Greenhouse horticulture uses various fertilizers, including phosphate. This element (P) is mainly sourced from mines in countries such as Morocco, China, and the USA. Mining and transportation of this fertilizer impose an environmental burden, and there will come a point when phosphate reserves become depleted. The Business Unit Greenhouse Horticulture and Bulbs at Wageningen University & Research is investigating alternative sources and how they can be implemented for greenhouse horticulture.
Phosphate is not only used as a fertilizer in greenhouse horticulture but also in agriculture. In agriculture, phosphate is one of the components of the manure that is spread on fields. However, there are significant differences in the way fertilizers are used in greenhouse horticulture: for example, fertilizers must be soluble in water, and the fertilizers can be administered individually to the irrigation water (i.e., per element).

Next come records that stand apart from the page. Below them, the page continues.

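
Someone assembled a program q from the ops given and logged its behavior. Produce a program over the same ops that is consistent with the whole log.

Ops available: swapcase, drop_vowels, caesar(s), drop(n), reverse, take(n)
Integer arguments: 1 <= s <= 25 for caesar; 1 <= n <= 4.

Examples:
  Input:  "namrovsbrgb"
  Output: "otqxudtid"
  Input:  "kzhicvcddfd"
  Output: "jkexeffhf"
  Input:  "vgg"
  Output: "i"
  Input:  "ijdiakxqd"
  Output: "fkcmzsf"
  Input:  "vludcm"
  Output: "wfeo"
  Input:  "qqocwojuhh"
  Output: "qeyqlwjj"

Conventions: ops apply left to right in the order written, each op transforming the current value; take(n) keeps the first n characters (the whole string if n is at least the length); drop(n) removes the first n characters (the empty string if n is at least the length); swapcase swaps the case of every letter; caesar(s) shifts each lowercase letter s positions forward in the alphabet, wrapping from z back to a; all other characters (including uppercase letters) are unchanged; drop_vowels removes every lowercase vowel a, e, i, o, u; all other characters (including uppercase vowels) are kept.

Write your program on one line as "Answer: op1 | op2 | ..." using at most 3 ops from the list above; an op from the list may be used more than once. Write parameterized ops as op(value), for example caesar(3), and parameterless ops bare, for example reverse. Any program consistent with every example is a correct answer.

drop(2) | caesar(18) | caesar(10)

Check, running the answer program on each example:
  "namrovsbrgb" -> "mrovsbrgb" -> "ejgnktjyt" -> "otqxudtid"
  "kzhicvcddfd" -> "hicvcddfd" -> "zaunuvvxv" -> "jkexeffhf"
  "vgg" -> "g" -> "y" -> "i"
  "ijdiakxqd" -> "diakxqd" -> "vascpiv" -> "fkcmzsf"
  "vludcm" -> "udcm" -> "mvue" -> "wfeo"
  "qqocwojuhh" -> "ocwojuhh" -> "guogbmzz" -> "qeyqlwjj"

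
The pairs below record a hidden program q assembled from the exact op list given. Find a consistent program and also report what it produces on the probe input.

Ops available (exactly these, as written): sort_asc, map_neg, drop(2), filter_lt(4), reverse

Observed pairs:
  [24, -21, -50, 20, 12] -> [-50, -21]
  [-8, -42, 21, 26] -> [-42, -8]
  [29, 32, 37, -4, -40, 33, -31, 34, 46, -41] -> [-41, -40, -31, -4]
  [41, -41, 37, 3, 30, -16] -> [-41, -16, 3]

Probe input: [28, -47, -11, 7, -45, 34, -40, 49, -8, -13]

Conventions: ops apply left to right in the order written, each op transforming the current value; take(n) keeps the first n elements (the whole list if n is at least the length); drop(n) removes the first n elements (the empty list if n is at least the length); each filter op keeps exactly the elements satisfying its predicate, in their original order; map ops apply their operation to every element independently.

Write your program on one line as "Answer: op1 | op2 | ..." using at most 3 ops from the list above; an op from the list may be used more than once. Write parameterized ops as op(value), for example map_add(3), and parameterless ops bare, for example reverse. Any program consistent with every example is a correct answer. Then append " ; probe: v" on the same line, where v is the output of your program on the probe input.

filter_lt(4) | reverse | sort_asc ; probe: [-47, -45, -40, -13, -11, -8]

Check, running the answer program on each example:
  [24, -21, -50, 20, 12] -> [-21, -50] -> [-50, -21] -> [-50, -21]
  [-8, -42, 21, 26] -> [-8, -42] -> [-42, -8] -> [-42, -8]
  [29, 32, 37, -4, -40, 33, -31, 34, 46, -41] -> [-4, -40, -31, -41] -> [-41, -31, -40, -4] -> [-41, -40, -31, -4]
  [41, -41, 37, 3, 30, -16] -> [-41, 3, -16] -> [-16, 3, -41] -> [-41, -16, 3]
  probe: [28, -47, -11, 7, -45, 34, -40, 49, -8, -13] -> [-47, -11, -45, -40, -8, -13] -> [-13, -8, -40, -45, -11, -47] -> [-47, -45, -40, -13, -11, -8]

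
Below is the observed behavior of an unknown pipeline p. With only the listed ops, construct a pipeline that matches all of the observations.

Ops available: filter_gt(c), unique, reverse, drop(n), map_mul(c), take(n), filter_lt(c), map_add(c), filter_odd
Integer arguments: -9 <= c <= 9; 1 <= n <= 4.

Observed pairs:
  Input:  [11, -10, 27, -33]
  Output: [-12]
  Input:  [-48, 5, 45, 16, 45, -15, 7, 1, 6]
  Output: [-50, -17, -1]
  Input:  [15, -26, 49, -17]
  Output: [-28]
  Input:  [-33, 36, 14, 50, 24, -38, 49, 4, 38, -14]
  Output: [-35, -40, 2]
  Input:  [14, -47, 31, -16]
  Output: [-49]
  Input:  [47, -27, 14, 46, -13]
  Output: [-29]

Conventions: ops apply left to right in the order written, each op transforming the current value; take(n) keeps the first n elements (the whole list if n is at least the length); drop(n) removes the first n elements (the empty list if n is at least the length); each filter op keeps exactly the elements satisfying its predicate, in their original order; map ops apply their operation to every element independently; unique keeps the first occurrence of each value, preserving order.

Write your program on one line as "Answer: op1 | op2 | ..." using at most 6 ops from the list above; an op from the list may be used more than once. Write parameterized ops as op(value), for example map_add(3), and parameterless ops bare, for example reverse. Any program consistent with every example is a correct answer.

reverse | drop(1) | reverse | filter_lt(5) | map_add(-2)

Check, running the answer program on each example:
  [11, -10, 27, -33] -> [-33, 27, -10, 11] -> [27, -10, 11] -> [11, -10, 27] -> [-10] -> [-12]
  [-48, 5, 45, 16, 45, -15, 7, 1, 6] -> [6, 1, 7, -15, 45, 16, 45, 5, -48] -> [1, 7, -15, 45, 16, 45, 5, -48] -> [-48, 5, 45, 16, 45, -15, 7, 1] -> [-48, -15, 1] -> [-50, -17, -1]
  [15, -26, 49, -17] -> [-17, 49, -26, 15] -> [49, -26, 15] -> [15, -26, 49] -> [-26] -> [-28]
  [-33, 36, 14, 50, 24, -38, 49, 4, 38, -14] -> [-14, 38, 4, 49, -38, 24, 50, 14, 36, -33] -> [38, 4, 49, -38, 24, 50, 14, 36, -33] -> [-33, 36, 14, 50, 24, -38, 49, 4, 38] -> [-33, -38, 4] -> [-35, -40, 2]
  [14, -47, 31, -16] -> [-16, 31, -47, 14] -> [31, -47, 14] -> [14, -47, 31] -> [-47] -> [-49]
  [47, -27, 14, 46, -13] -> [-13, 46, 14, -27, 47] -> [46, 14, -27, 47] -> [47, -27, 14, 46] -> [-27] -> [-29]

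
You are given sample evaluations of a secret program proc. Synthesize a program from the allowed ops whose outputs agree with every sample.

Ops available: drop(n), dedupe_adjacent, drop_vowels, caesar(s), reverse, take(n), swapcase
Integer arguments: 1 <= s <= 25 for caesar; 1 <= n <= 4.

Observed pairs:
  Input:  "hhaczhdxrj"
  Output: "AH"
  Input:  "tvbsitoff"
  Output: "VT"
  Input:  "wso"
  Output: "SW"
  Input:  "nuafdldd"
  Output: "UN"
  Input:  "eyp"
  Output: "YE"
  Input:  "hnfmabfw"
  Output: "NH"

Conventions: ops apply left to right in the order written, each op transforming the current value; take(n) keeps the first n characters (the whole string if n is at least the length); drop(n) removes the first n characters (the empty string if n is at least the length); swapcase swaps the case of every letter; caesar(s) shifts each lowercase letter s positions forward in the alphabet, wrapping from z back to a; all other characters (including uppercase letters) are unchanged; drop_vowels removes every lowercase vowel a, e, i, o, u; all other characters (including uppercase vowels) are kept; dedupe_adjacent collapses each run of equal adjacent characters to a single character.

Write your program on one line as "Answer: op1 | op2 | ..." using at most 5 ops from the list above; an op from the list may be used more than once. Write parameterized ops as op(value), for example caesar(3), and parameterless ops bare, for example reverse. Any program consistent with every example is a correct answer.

dedupe_adjacent | swapcase | take(3) | take(2) | reverse

Check, running the answer program on each example:
  "hhaczhdxrj" -> "haczhdxrj" -> "HACZHDXRJ" -> "HAC" -> "HA" -> "AH"
  "tvbsitoff" -> "tvbsitof" -> "TVBSITOF" -> "TVB" -> "TV" -> "VT"
  "wso" -> "wso" -> "WSO" -> "WSO" -> "WS" -> "SW"
  "nuafdldd" -> "nuafdld" -> "NUAFDLD" -> "NUA" -> "NU" -> "UN"
  "eyp" -> "eyp" -> "EYP" -> "EYP" -> "EY" -> "YE"
  "hnfmabfw" -> "hnfmabfw" -> "HNFMABFW" -> "HNF" -> "HN" -> "NH"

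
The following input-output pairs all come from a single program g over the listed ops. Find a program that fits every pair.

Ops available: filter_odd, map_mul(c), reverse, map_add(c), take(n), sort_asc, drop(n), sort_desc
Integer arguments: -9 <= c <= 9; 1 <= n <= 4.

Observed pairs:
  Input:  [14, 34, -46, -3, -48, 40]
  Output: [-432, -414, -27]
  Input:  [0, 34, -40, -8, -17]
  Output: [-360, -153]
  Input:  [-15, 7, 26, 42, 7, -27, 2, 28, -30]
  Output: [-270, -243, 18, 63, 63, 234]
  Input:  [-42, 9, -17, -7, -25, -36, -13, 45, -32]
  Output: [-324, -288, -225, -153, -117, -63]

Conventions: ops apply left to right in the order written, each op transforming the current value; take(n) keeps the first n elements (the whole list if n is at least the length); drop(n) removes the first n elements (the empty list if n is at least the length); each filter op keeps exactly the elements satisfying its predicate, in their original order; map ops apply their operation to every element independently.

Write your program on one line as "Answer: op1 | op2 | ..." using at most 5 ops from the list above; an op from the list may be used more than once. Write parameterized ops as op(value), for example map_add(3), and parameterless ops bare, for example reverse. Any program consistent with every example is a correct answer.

map_mul(9) | drop(1) | sort_desc | drop(2) | reverse

Check, running the answer program on each example:
  [14, 34, -46, -3, -48, 40] -> [126, 306, -414, -27, -432, 360] -> [306, -414, -27, -432, 360] -> [360, 306, -27, -414, -432] -> [-27, -414, -432] -> [-432, -414, -27]
  [0, 34, -40, -8, -17] -> [0, 306, -360, -72, -153] -> [306, -360, -72, -153] -> [306, -72, -153, -360] -> [-153, -360] -> [-360, -153]
  [-15, 7, 26, 42, 7, -27, 2, 28, -30] -> [-135, 63, 234, 378, 63, -243, 18, 252, -270] -> [63, 234, 378, 63, -243, 18, 252, -270] -> [378, 252, 234, 63, 63, 18, -243, -270] -> [234, 63, 63, 18, -243, -270] -> [-270, -243, 18, 63, 63, 234]
  [-42, 9, -17, -7, -25, -36, -13, 45, -32] -> [-378, 81, -153, -63, -225, -324, -117, 405, -288] -> [81, -153, -63, -225, -324, -117, 405, -288] -> [405, 81, -63, -117, -153, -225, -288, -324] -> [-63, -117, -153, -225, -288, -324] -> [-324, -288, -225, -153, -117, -63]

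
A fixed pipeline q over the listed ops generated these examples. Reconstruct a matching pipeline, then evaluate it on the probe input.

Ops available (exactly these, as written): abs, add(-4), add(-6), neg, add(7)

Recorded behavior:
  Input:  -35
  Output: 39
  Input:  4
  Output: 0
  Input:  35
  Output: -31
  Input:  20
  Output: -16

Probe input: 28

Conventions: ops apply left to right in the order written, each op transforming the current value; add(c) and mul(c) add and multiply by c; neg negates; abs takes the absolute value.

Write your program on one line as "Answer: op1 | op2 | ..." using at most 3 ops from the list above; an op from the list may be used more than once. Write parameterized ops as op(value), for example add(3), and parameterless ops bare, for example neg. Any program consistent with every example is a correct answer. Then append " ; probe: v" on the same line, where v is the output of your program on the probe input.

add(-4) | neg ; probe: -24

Check, running the answer program on each example:
  -35 -> -39 -> 39
  4 -> 0 -> 0
  35 -> 31 -> -31
  20 -> 16 -> -16
  probe: 28 -> 24 -> -24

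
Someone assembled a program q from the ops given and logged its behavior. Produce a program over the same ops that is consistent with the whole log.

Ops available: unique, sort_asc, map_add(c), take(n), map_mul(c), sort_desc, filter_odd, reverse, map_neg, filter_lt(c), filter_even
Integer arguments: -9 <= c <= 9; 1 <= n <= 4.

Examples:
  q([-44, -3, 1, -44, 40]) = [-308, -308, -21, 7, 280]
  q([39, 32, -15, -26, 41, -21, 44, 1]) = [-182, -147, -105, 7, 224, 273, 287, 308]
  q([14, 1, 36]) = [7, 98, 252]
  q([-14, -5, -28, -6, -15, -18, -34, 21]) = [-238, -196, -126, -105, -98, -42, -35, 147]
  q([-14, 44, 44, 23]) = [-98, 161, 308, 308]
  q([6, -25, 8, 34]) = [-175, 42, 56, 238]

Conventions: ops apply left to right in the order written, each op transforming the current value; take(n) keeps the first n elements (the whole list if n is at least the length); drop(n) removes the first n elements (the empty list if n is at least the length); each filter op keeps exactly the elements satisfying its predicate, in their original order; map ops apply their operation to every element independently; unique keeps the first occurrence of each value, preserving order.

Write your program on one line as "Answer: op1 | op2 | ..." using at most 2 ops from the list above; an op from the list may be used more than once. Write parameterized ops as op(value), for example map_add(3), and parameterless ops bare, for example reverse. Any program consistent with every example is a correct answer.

map_mul(7) | sort_asc

Check, running the answer program on each example:
  [-44, -3, 1, -44, 40] -> [-308, -21, 7, -308, 280] -> [-308, -308, -21, 7, 280]
  [39, 32, -15, -26, 41, -21, 44, 1] -> [273, 224, -105, -182, 287, -147, 308, 7] -> [-182, -147, -105, 7, 224, 273, 287, 308]
  [14, 1, 36] -> [98, 7, 252] -> [7, 98, 252]
  [-14, -5, -28, -6, -15, -18, -34, 21] -> [-98, -35, -196, -42, -105, -126, -238, 147] -> [-238, -196, -126, -105, -98, -42, -35, 147]
  [-14, 44, 44, 23] -> [-98, 308, 308, 161] -> [-98, 161, 308, 308]
  [6, -25, 8, 34] -> [42, -175, 56, 238] -> [-175, 42, 56, 238]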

This means that alternative sources and routes for renewable phosphate need to consider current practices.
Wageningen Plant Research (WPR) is investigating various sources together with Wageningen Food & Biobased Research (WFBR) and Wageningen Food Safety Research (WFSR). Some examples include sewage sludge ash from incinerators, effluent from sewage treatment plants, animal fertilizers, and animal residues.
Each of these sources has its own characteristics. For example, effluent from sewage treatment plants only contains a very small percentage of phosphate. WPR, WFBR, and WFSR are researching the sources for factors such as applicability, technical requirements, contaminants, and scalability while considering legislation and possible business cases. From the most promising sources and potential applications, a selection will be made for further work in a Living Lab, which is yet to be established. Stakeholders from the government and business sectors will also be involved in this process.